We drove down to Southern California in summer. There were a lot of firsts for you. A long road trip, Disneyland, roller coaster… I’ve mentioned how I’ve never been a fan of Disneyland, and I know it will remain the same. But I’m still smiling looking back to those three tiring days we spent in Disneyland. You’re fascinated. You had no fear at all going on your first roller coaster ride. Then you got addicted. Every morning on our way to Disneyland, you were so amped to go on another crazy ride, I LOVE ROLLER COASTER!!! You said it with the highest pitch of your voice that it might crack the car windows. You acted like you’re fed a constant stream of helium the night before, and every word you said was happiness shooting out of your body.
Travelling with kids is not my favorite pastime. But you are always the easier one, Maya. And when you get to the places you want to go, oh Disneyland, which you named the best place in the universe, a whole new world will open up, a world of foreign languages and warm beaches.
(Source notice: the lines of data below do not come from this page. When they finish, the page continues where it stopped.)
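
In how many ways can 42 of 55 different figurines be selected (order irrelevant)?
C(55,42) = 55!/(42!×13!) = 1451182990950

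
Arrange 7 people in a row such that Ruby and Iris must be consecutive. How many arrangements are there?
Treat the 2 as one block: (7-2+1)! × 2! = 720 × 2 = 1440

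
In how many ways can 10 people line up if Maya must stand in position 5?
Fix one position: (10-1)! = 362880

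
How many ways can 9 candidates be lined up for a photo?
9! = 362880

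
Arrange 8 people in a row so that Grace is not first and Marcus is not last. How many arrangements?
By inclusion-exclusion: 8! - 2×(8-1)! + (8-2)! = 40320 - 10080 + 720 = 30960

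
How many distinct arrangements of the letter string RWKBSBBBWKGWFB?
14! / (1! × 2! × 3! × 1! × 1! × 5! × 1!) = 60540480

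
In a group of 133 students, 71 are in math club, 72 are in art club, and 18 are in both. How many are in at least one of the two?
|A∪B| = |A| + |B| - |A∩B| = 71 + 72 - 18 = 125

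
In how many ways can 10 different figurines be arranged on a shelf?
10! = 3628800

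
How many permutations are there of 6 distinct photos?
6! = 720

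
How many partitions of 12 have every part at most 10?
Let r_j(i) = number of partitions of i into parts ≤ j, for i = 0..12. r_1(i) = 1 for all i; r_j(i) = r_{j-1}(i) + r_j(i-j). Rows j = 2..10: ≤2: 1 1 2 2 3 3 4 4 5 5 6 6 7; ≤3: 1 1 2 3 4 5 7 8 10 12 14 16 19; ≤4: 1 1 2 3 5 6 9 11 15 18 23 27 34; ≤5: 1 1 2 3 5 7 10 13 18 23 30 37 47; ≤6: 1 1 2 3 5 7 11 14 20 26 35 44 58; ≤7: 1 1 2 3 5 7 11 15 21 28 38 49 65; ≤8: 1 1 2 3 5 7 11 15 22 29 40 52 70; ≤9: 1 1 2 3 5 7 11 15 22 30 41 54 73; ≤10: 1 1 2 3 5 7 11 15 22 30 42 55 75. r_10(12) = 75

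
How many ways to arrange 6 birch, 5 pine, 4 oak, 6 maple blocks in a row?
21! / (6! × 5! × 4! × 6!) = 34220506320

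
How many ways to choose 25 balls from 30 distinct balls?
C(30,25) = 30!/(25!×5!) = 142506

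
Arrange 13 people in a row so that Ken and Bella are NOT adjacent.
Total - adjacent = 13! - (13-1)!×2 = 6227020800 - 958003200 = 5269017600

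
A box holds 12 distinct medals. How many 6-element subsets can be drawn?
C(12,6) = 12!/(6!×6!) = 924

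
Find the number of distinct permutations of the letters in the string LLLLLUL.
7! / (6! × 1!) = 7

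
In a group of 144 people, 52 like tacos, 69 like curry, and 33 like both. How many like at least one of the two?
|A∪B| = |A| + |B| - |A∩B| = 52 + 69 - 33 = 88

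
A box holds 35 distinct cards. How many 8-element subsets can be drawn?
C(35,8) = 35!/(8!×27!) = 23535820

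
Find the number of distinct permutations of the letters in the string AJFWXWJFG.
9! / (2! × 1! × 1! × 2! × 1! × 2!) = 45360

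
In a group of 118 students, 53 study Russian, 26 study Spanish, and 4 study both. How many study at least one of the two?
|A∪B| = |A| + |B| - |A∩B| = 53 + 26 - 4 = 75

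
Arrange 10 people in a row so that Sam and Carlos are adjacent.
Treat as block: (10-1)! × 2! = 362880 × 2 = 725760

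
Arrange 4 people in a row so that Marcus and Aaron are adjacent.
Treat as block: (4-1)! × 2! = 6 × 2 = 12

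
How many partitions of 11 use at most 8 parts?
By conjugation, equals partitions of 11 into parts ≤ 8. Let r_j(i) = number of partitions of i into parts ≤ j, for i = 0..11. r_1(i) = 1 for all i; r_j(i) = r_{j-1}(i) + r_j(i-j). Rows j = 2..8: ≤2: 1 1 2 2 3 3 4 4 5 5 6 6; ≤3: 1 1 2 3 4 5 7 8 10 12 14 16; ≤4: 1 1 2 3 5 6 9 11 15 18 23 27; ≤5: 1 1 2 3 5 7 10 13 18 23 30 37; ≤6: 1 1 2 3 5 7 11 14 20 26 35 44; ≤7: 1 1 2 3 5 7 11 15 21 28 38 49; ≤8: 1 1 2 3 5 7 11 15 22 29 40 52. r_8(11) = 52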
I will always remember your unbridled delight when you first saw the life-size walking Minnie Mouse, and the first thing you said to her was, “Hi, I’m wearing a Minnie Mouse underwear today!”. I will always think of the velocity of your pulse when you’re about to go on California Screamin, so ready and fearless. I have a special quadrant I’ve saved for that vibe, so pure and guileless, the most genuine happiness from you, a little spunky offspring of mine.
We share a unique bond as mother and daughter, something different from the relationship with your father or your brother. You have a way of anchoring me. When I’m stuck in the claustrophobia of worry, when I’m unnecessarily grumpy about how I can never get anything done, when I’m wrestling with life decision, you reach that little hand up and pull me from that wreckage of myself to secure my heart in the beauty of the present moment with you, exactly where I want to be.
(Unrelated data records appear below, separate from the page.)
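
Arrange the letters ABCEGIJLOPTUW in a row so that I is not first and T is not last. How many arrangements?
By inclusion-exclusion: 13! - 2×(13-1)! + (13-2)! = 6227020800 - 958003200 + 39916800 = 5308934400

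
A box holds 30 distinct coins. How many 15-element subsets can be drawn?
C(30,15) = 30!/(15!×15!) = 155117520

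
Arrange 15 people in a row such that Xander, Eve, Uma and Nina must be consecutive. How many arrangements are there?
Treat the 4 as one block: (15-4+1)! × 4! = 479001600 × 24 = 11496038400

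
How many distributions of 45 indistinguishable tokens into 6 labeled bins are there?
C(45+6-1, 6-1) = C(50, 5) = 2118760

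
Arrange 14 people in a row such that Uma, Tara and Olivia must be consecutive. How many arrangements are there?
Treat the 3 as one block: (14-3+1)! × 3! = 479001600 × 6 = 2874009600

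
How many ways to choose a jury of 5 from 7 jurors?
C(7,5) = 7!/(5!×2!) = 21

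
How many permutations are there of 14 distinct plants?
14! = 87178291200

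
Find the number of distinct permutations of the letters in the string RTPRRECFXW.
10! / (1! × 3! × 1! × 1! × 1! × 1! × 1! × 1!) = 604800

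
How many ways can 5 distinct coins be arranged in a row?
5! = 120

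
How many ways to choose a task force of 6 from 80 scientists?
C(80,6) = 80!/(6!×74!) = 300500200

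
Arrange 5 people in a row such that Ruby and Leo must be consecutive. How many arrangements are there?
Treat the 2 as one block: (5-2+1)! × 2! = 24 × 2 = 48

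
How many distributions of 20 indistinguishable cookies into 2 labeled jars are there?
C(20+2-1, 2-1) = C(21, 1) = 21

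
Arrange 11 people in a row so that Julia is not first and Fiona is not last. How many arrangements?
By inclusion-exclusion: 11! - 2×(11-1)! + (11-2)! = 39916800 - 7257600 + 362880 = 33022080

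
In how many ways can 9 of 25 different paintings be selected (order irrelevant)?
C(25,9) = 25!/(9!×16!) = 2042975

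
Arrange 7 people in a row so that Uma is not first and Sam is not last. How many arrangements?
By inclusion-exclusion: 7! - 2×(7-1)! + (7-2)! = 5040 - 1440 + 120 = 3720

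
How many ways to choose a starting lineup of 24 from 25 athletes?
C(25,24) = 25!/(24!×1!) = 25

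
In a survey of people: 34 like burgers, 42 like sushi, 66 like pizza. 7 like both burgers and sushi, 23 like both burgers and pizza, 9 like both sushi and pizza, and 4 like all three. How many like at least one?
|A∪B∪C| = 34+42+66-7-23-9+4 = 107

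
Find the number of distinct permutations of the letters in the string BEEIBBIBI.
9! / (2! × 4! × 3!) = 1260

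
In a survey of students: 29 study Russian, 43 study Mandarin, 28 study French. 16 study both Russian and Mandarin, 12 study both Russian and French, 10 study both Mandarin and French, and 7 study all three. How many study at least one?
|A∪B∪C| = 29+43+28-16-12-10+7 = 69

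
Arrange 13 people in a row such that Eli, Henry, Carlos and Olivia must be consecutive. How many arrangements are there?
Treat the 4 as one block: (13-4+1)! × 4! = 3628800 × 24 = 87091200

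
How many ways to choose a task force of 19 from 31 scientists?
C(31,19) = 31!/(19!×12!) = 141120525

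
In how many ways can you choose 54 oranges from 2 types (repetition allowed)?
C(54+2-1, 2-1) = C(55, 1) = 55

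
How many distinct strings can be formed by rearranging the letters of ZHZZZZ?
6! / (1! × 5!) = 6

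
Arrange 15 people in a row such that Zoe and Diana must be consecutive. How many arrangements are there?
Treat the 2 as one block: (15-2+1)! × 2! = 87178291200 × 2 = 174356582400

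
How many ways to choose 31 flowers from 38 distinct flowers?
C(38,31) = 38!/(31!×7!) = 12620256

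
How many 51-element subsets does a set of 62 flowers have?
C(62,51) = 62!/(51!×11!) = 508271323092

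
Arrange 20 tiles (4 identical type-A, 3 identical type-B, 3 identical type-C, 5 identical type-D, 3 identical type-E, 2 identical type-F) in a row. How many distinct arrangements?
20! / (4! × 3! × 3! × 5! × 3! × 2!) = 1955457504000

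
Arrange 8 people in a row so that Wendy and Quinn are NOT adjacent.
Total - adjacent = 8! - (8-1)!×2 = 40320 - 10080 = 30240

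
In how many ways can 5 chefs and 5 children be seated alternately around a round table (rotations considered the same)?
Fix one of the chefs: (5-1)! ways for the remaining chefs, × 5! ways for the children = 24 × 120 = 2880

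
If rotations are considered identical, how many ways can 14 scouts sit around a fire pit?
Circular: fix one position, arrange the rest. (14-1)! = 6227020800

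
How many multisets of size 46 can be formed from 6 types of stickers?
C(46+6-1, 6-1) = C(51, 5) = 2349060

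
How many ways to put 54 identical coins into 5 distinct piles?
C(54+5-1, 5-1) = C(58, 4) = 424270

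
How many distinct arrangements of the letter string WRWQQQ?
6! / (1! × 2! × 3!) = 60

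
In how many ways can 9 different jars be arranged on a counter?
9! = 362880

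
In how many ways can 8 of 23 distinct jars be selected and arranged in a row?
P(23,8) = 23!/(23-8)! = 19769460480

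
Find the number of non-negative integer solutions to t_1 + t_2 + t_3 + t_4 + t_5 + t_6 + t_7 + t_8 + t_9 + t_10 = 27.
C(27+10-1, 10-1) = C(36, 9) = 94143280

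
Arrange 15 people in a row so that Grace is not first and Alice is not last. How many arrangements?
By inclusion-exclusion: 15! - 2×(15-1)! + (15-2)! = 1307674368000 - 174356582400 + 6227020800 = 1139544806400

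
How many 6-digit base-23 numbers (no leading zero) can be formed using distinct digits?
First digit: 22 choices (nonzero). Then descending: 22 × 22 × 21 × 20 × 19 × 18 = 69521760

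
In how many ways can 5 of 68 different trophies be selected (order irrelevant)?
C(68,5) = 68!/(5!×63!) = 10424128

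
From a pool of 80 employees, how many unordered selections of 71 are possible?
C(80,71) = 80!/(71!×9!) = 231900297200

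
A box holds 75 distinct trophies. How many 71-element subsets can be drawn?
C(75,71) = 75!/(71!×4!) = 1215450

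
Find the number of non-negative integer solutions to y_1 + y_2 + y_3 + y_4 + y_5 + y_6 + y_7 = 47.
C(47+7-1, 7-1) = C(53, 6) = 22957480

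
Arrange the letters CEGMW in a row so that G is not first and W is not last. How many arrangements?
By inclusion-exclusion: 5! - 2×(5-1)! + (5-2)! = 120 - 48 + 6 = 78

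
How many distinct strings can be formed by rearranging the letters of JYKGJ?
5! / (1! × 2! × 1! × 1!) = 60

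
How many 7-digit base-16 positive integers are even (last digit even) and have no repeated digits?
Last∈{0,2,4,6,8,10,12,14}. Last=0: 3603600. Last nonzero: 7×14×P(14,5) = 23543520. Total = 27147120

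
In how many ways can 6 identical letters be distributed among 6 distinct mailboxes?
C(6+6-1, 6-1) = C(11, 5) = 462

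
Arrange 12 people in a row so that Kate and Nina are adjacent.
Treat as block: (12-1)! × 2! = 39916800 × 2 = 79833600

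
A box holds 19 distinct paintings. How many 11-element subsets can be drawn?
C(19,11) = 19!/(11!×8!) = 75582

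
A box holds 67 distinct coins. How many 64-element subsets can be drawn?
C(67,64) = 67!/(64!×3!) = 47905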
Maya, you are sensitive and loving; hilarious without even trying. Your wit blows me away every day. Such a fireball of color and grit and notes played in the key of lightning, growing very rapidly and fearlessly into your inherited arms and legs, and reminding me to embrace the whimsical kid inside my own aging limbs.
Officially a first grader, you are growing up way too fast. As your mother, I am terrified, proud and so unbelievably sad all at the same time. Part of me wants to shield you from the world, wrap you up in my arms and never let you grow up. But I know that this spunky, incredible, little girl of mine is smart and funny and brave. You have all of the self confidence that I never had growing up. So, at the end of the day, I know that you are going to be just fine.